Hi there I am aiming to record 1 hr videos at 500x375) from a raspberry pi (running 64-bit bullseye) which need to be recorded in such a way that they can endure unexpected program termination or system shutdown.
Currently I am using a bash script utilising libcamera-vid and libav:
libcamera-vid -t $filmDuration --framerate 5 --width 500 --height 375 --nopreview --codec libav --libav-format avi -o "$(date +%Y%m%d_%H%M.avi)" --tuning-file /usr/share/libcamera/ipa/raspberrypi/imx219_noir.json
I initially encoded h.264 as mp4 but found that any interruption of the script would corrupt the file and I lack the understanding to work around this (though I suspect a method exists). The avi format on the other hand seems more robust and so I moved to using it but I am having a fairly serious issue by which the file appears to think the video is running at 600fps, rather than 5.
As far as I can tell this is not the case and there has been no loss in video duration that I would expect if the frames were being condensed but the machine learning toolkit (utilising openCV) these videos are recorded for takes the fps information as part of its novel video analysis effectively making it unable to analyse them.
I am not sure why exactly this is occurring or how to fix it but any advice would be very welcome; including any suggestions for other encoding software or solutions to recording to mp4 in a way that avoids corruption.

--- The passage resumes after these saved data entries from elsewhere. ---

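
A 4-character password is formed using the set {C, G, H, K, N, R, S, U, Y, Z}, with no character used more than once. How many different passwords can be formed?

With no repetition, fill the 4 characters in order: 10 choices, then 9, down to 7.
10 × 9 × 8 × 7 = 5040.

5040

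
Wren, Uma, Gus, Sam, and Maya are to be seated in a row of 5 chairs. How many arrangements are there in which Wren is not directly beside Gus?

There are 5! = 120 arrangements in all. If Wren and Gus are adjacent, merging them into one block gives 2·(4)! = 48 arrangements.
Complementary counting: 120 − 48 = 72.

72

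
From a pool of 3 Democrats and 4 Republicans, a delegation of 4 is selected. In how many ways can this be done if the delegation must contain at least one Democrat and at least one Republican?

34

Unrestricted: C(7,4) = 35 ways to pick any 4 of the 7.
Subtract selections that omit an entire group: no Democrats → C(4,4) = 1; no Republicans → C(3,4) = 0.
Both groups omitted at once is impossible, so 35 − 1 = 34.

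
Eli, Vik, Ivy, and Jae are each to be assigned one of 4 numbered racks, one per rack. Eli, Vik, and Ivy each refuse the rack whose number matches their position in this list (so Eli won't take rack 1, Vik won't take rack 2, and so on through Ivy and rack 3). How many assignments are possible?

11

Let Aᵢ (for i ∈ {1, 2, 3}) be the placements that put person i in their forbidden rack. Any j of these fix j positions, leaving (4−j)! ways to fill the rest, and there are C(3,j) ways to pick which j.
By inclusion–exclusion, the number of valid placements is Σ_{j=0}^{3} (−1)^j C(3,j)·(4−j)!.
Computing: 24 − 18 + 6 − 1 = 11.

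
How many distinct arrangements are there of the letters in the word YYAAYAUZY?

The 9 letters of YYAAYAUZY have repeats: A appearing 3 times and Y appearing 4 times.
So there are 9! / (4!·3!) = 2520 distinguishable arrangements.

2520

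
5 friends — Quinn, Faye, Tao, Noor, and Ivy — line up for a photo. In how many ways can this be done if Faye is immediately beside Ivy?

Treat {Faye, Ivy} as a single unit. There are 4 units to order, and the pair itself can be ordered 2 ways.
So the count is 2·(4)! = 48.

48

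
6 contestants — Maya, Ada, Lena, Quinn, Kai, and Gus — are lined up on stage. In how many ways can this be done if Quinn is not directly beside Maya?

480

Of the 6! = 720 arrangements, those with Quinn and Maya adjacent number 2 × 5! = 240 (treat the pair as a block with 2 internal orders).
So 720 − 240 = 480 arrangements keep them apart.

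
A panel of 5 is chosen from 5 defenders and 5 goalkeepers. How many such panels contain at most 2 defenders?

Split by how many defenders are chosen (0 through 2).
Sum: C(5,0)·C(5,5) + C(5,1)·C(5,4) + C(5,2)·C(5,3) = 1 + 25 + 100 = 126.

126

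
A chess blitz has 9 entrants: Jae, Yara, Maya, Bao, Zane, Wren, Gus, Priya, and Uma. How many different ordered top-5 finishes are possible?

This is an ordered selection of 5 from 9: P(9,5).
That gives 9 × 8 × 7 × 6 × 5 = 15120.

15120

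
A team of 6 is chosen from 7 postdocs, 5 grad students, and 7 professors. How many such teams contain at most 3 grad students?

26663

Split by how many grad students are chosen (0 through 3).
Sum: C(5,0)·C(14,6) + C(5,1)·C(14,5) + C(5,2)·C(14,4) + C(5,3)·C(14,3) = 3003 + 10010 + 10010 + 3640 = 26663.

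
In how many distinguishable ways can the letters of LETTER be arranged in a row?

Letter multiplicities in LETTER: E×2, L×1, R×1, T×2.
The number of distinct arrangements is 6!/(2!·2!) = 720/4 = 180.

180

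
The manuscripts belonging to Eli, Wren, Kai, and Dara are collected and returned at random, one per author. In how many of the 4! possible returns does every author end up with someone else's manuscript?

This is the derangement count D_4: permutations of 4 items with no fixed point.
By inclusion–exclusion this is Σ_{j=0}^{4} (−1)^j C(4,j)·(4−j)!.
Computing: 24 − 24 + 12 − 4 + 1 = 9.

9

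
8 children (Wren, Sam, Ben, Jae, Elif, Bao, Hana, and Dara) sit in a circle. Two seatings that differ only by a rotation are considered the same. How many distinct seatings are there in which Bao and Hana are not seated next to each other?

3600

Without the restriction there are (7)! = 5040 seatings.
Those with Bao next to Hana: fuse the pair into one unit and seat 7 units around a circle — 2·(6)! = 1440.
Subtracting, 5040 − 1440 = 3600.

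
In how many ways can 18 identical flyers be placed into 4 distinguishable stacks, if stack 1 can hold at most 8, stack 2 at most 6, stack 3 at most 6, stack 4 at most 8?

By stars and bars, unrestricted non-negative solutions to x_1+…+x_4 = 18 number C(18+3,3) = 1330.
Subtract solutions that violate a single cap (substitute x_i' = x_i − (cap_i+1)): x_1 ≥ 9 gives C(12,3) = 220; x_2 ≥ 7 gives C(14,3) = 364; x_3 ≥ 7 gives C(14,3) = 364; x_4 ≥ 9 gives C(12,3) = 220. Together 1168.
Add back pairs where two caps are both exceeded: 10 + 10 + 1 + 35 + 10 + 10 = 76.
By inclusion–exclusion the count is 1330 − 1168 + 76 = 238.

238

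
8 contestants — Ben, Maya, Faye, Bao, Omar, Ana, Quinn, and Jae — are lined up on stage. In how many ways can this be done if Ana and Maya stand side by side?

10080

Place the 6 others and the Ana-Maya pair as 7 objects in a line; the pair has 2 internal arrangements.
So the count is 2·(7)! = 10080.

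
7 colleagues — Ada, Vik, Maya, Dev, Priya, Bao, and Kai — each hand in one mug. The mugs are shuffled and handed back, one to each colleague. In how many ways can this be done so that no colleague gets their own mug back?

1854

This is the derangement count D_7: permutations of 7 items with no fixed point.
By inclusion–exclusion this is Σ_{j=0}^{7} (−1)^j C(7,j)·(7−j)!.
Computing: 5040 − 5040 + 2520 − 840 + 210 − 42 + 7 − 1 = 1854.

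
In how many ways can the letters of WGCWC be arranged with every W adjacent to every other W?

12

Treat the 2 copies of W as a single block. The multiset to arrange is then {WW, C, C, G}, 4 items in all.
That gives (4)!/(2!) = 12 arrangements.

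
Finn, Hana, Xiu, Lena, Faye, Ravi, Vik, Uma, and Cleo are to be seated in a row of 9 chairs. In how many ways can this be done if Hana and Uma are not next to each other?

282240

There are 9! = 362880 arrangements in all. If Hana and Uma are adjacent, merging them into one block gives 2·(8)! = 80640 arrangements.
Complementary counting: 362880 − 80640 = 282240.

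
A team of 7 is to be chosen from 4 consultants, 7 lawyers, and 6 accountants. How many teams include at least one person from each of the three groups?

17283

Total 7-person selections from all 17: C(17,7) = 19448.
Selections missing a whole group: no consultants → C(13,7) = 1716; no lawyers → C(10,7) = 120; no accountants → C(11,7) = 330.
Add back selections omitting two groups (i.e. drawn from a single group): C(4,7) + C(7,7) + C(6,7) = 1.
By inclusion–exclusion: 19448 − 2166 + 1 = 17283.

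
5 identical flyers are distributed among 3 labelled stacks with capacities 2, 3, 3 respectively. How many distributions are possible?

9

Without the upper bounds there are C(7,2) = 21 ways to split 5 among 3 stacks.
Subtract solutions that violate a single cap (substitute x_i' = x_i − (cap_i+1)): x_1 ≥ 3 gives C(4,2) = 6; x_2 ≥ 4 gives C(3,2) = 3; x_3 ≥ 4 gives C(3,2) = 3. Together 12.
No two caps can be exceeded simultaneously, so the pair terms are all 0.
By inclusion–exclusion the count is 21 − 12 + 0 = 9.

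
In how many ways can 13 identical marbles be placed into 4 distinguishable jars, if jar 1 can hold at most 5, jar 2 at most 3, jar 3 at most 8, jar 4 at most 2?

Ignoring the caps, the number of non-negative solutions to x_1+…+x_4 = 13 is C(16,3) = 560.
Subtract solutions that violate a single cap (substitute x_i' = x_i − (cap_i+1)): x_1 ≥ 6 gives C(10,3) = 120; x_2 ≥ 4 gives C(12,3) = 220; x_3 ≥ 9 gives C(7,3) = 35; x_4 ≥ 3 gives C(13,3) = 286. Together 661.
Add back pairs where two caps are both exceeded: 20 + 0 + 35 + 1 + 84 + 4 = 144.
Subtract triples: 0 + 1 + 0 + 0 = 1.
By inclusion–exclusion the count is 560 − 661 + 144 − 1 = 42.

42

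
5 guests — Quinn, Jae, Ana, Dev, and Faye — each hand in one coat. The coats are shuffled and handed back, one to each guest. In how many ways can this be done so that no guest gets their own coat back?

Count assignments avoiding every fixed point. For any j of the 5 guests fixed to their own coat, the other 5−j can be arranged in (5−j)! ways.
By inclusion–exclusion this is Σ_{j=0}^{5} (−1)^j C(5,j)·(5−j)!.
Computing: 120 − 120 + 60 − 20 + 5 − 1 = 44.

44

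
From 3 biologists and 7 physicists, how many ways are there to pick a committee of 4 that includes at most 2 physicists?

Split by how many physicists are chosen (0 through 2).
Sum: C(7,0)·C(3,4) + C(7,1)·C(3,3) + C(7,2)·C(3,2) = 0 + 7 + 63 = 70.

70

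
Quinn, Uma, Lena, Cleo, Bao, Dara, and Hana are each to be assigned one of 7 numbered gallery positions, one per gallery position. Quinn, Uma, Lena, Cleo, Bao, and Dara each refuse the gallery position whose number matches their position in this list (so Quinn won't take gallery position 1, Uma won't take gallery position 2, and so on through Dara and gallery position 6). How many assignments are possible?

Let Aᵢ (for 1 ≤ i ≤ 6) be the placements that put person i in their forbidden gallery position. Any j of these fix j positions, leaving (7−j)! ways to fill the rest, and there are C(6,j) ways to pick which j.
By inclusion–exclusion, the number of valid placements is Σ_{j=0}^{6} (−1)^j C(6,j)·(7−j)!.
Computing: 5040 − 4320 + 1800 − 480 + 90 − 12 + 1 = 2119.

2119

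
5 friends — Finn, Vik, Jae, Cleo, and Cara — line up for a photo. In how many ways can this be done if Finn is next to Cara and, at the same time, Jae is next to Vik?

24

Treat {Finn,Cara} as one block (2 orders) and {Jae,Vik} as another (2 orders).
That leaves 3 units to arrange: 2 × 2 × 3! = 4 × 6 = 24.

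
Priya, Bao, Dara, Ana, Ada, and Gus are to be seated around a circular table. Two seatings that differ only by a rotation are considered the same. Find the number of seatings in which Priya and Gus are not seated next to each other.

All circular seatings of 6 people number (5)! = 120.
Seatings with Priya beside Gus: treat them as a block with 2 internal orders, giving 2 × (4)! = 48.
Subtracting, 120 − 48 = 72.

72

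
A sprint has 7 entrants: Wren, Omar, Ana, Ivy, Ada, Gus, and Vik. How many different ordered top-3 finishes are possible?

There are 7 choices for 1st place, 6 for 2nd, and 5 for 3rd.
That gives 7 × 6 × 5 = 210.

210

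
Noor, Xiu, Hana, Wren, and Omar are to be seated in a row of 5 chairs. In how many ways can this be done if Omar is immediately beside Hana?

48

Place the 3 others and the Omar-Hana pair as 4 objects in a line; the pair has 2 internal arrangements.
That gives 2 × 4! = 2 × 24 = 48.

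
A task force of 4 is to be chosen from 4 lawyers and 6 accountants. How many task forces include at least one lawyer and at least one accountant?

194

Total 4-person selections from all 10: C(10,4) = 210.
Selections missing a whole group: no lawyers → C(6,4) = 15; no accountants → C(4,4) = 1.
Both groups omitted at once is impossible, so 210 − 16 = 194.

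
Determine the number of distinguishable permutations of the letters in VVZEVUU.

420

Letter multiplicities in VVZEVUU: E×1, U×2, V×3, Z×1.
The number of distinct arrangements is 7!/(3!·2!) = 5040/12 = 420.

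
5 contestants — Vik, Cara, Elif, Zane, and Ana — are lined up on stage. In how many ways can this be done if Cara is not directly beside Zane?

There are 5! = 120 arrangements in all. If Cara and Zane are adjacent, merging them into one block gives 2·(4)! = 48 arrangements.
Complementary counting: 120 − 48 = 72.

72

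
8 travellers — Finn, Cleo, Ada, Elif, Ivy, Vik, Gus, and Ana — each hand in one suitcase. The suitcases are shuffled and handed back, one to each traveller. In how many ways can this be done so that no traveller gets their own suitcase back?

This is the derangement count D_8: permutations of 8 items with no fixed point.
By inclusion–exclusion this is Σ_{j=0}^{8} (−1)^j C(8,j)·(8−j)!.
Computing: 40320 − 40320 + 20160 − 6720 + 1680 − 336 + 56 − 8 + 1 = 14833.

14833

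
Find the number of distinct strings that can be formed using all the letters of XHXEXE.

60

Letter multiplicities in XHXEXE: E×2, H×1, X×3.
So there are 6! / (3!·2!) = 60 distinguishable arrangements.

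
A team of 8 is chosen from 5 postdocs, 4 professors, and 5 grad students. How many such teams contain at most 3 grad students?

Split by how many grad students are chosen (0 through 3).
Sum: C(5,0)·C(9,8) + C(5,1)·C(9,7) + C(5,2)·C(9,6) + C(5,3)·C(9,5) = 9 + 180 + 840 + 1260 = 2289.

2289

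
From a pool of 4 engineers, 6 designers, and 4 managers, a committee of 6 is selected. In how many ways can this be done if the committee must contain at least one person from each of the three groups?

With no constraint there are C(14,6) = 3003 possible selections.
Selections missing a whole group: no engineers → C(10,6) = 210; no designers → C(8,6) = 28; no managers → C(10,6) = 210.
Add back selections omitting two groups (i.e. drawn from a single group): C(4,6) + C(6,6) + C(4,6) = 1.
By inclusion–exclusion: 3003 − 448 + 1 = 2556.

2556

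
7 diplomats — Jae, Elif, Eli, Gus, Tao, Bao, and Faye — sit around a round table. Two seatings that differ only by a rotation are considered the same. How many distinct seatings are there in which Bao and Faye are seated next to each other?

240

Treat {Bao, Faye} as one unit (2 internal orders) and seat the resulting 6 units around the table: (5)! circular arrangements.
So 2 × (5)! = 2 × 120 = 240.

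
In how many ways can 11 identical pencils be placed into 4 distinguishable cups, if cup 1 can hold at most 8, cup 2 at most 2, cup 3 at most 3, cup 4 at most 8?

94

Ignoring the caps, the number of non-negative solutions to x_1+…+x_4 = 11 is C(14,3) = 364.
Subtract solutions that violate a single cap (substitute x_i' = x_i − (cap_i+1)): x_1 ≥ 9 gives C(5,3) = 10; x_2 ≥ 3 gives C(11,3) = 165; x_3 ≥ 4 gives C(10,3) = 120; x_4 ≥ 9 gives C(5,3) = 10. Together 305.
Add back pairs where two caps are both exceeded: 0 + 0 + 0 + 35 + 0 + 0 = 35.
By inclusion–exclusion the count is 364 − 305 + 35 = 94.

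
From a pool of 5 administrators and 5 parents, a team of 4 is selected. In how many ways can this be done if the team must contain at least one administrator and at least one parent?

Total 4-person selections from all 10: C(10,4) = 210.
Subtract selections that omit an entire group: no administrators → C(5,4) = 5; no parents → C(5,4) = 5.
Both groups omitted at once is impossible, so 210 − 10 = 200.

200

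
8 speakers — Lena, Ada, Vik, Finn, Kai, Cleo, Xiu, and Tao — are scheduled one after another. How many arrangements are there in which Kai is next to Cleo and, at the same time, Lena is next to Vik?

2880

Treat {Kai,Cleo} as one block (2 orders) and {Lena,Vik} as another (2 orders).
That leaves 6 units to arrange: 2 × 2 × 6! = 4 × 720 = 2880.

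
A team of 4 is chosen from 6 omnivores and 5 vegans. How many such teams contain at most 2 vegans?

Split by how many vegans are chosen (0 through 2).
Sum: C(5,0)·C(6,4) + C(5,1)·C(6,3) + C(5,2)·C(6,2) = 15 + 100 + 150 = 265.

265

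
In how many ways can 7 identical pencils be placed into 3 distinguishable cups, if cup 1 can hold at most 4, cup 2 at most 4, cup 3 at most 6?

23

Ignoring the caps, the number of non-negative solutions to x_1+…+x_3 = 7 is C(9,2) = 36.
Subtract solutions that violate a single cap (substitute x_i' = x_i − (cap_i+1)): x_1 ≥ 5 gives C(4,2) = 6; x_2 ≥ 5 gives C(4,2) = 6; x_3 ≥ 7 gives C(2,2) = 1. Together 13.
No two caps can be exceeded simultaneously, so the pair terms are all 0.
By inclusion–exclusion the count is 36 − 13 + 0 = 23.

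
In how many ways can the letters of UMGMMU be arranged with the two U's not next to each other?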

Not resolved as such but after opening an issue at the libcamera-apps repo this behaviour has been replicated and confirmed to be unintended.
While a similar issue that was effecting the mkv format incorrectly reporting its fps (as 30 according ffprobe
) has been fixed, currently the issue with avi files incorrectly reporting fps has not.
Edit: New update to the libcamera-apps has now fixed the avi issue as well according to latest commit.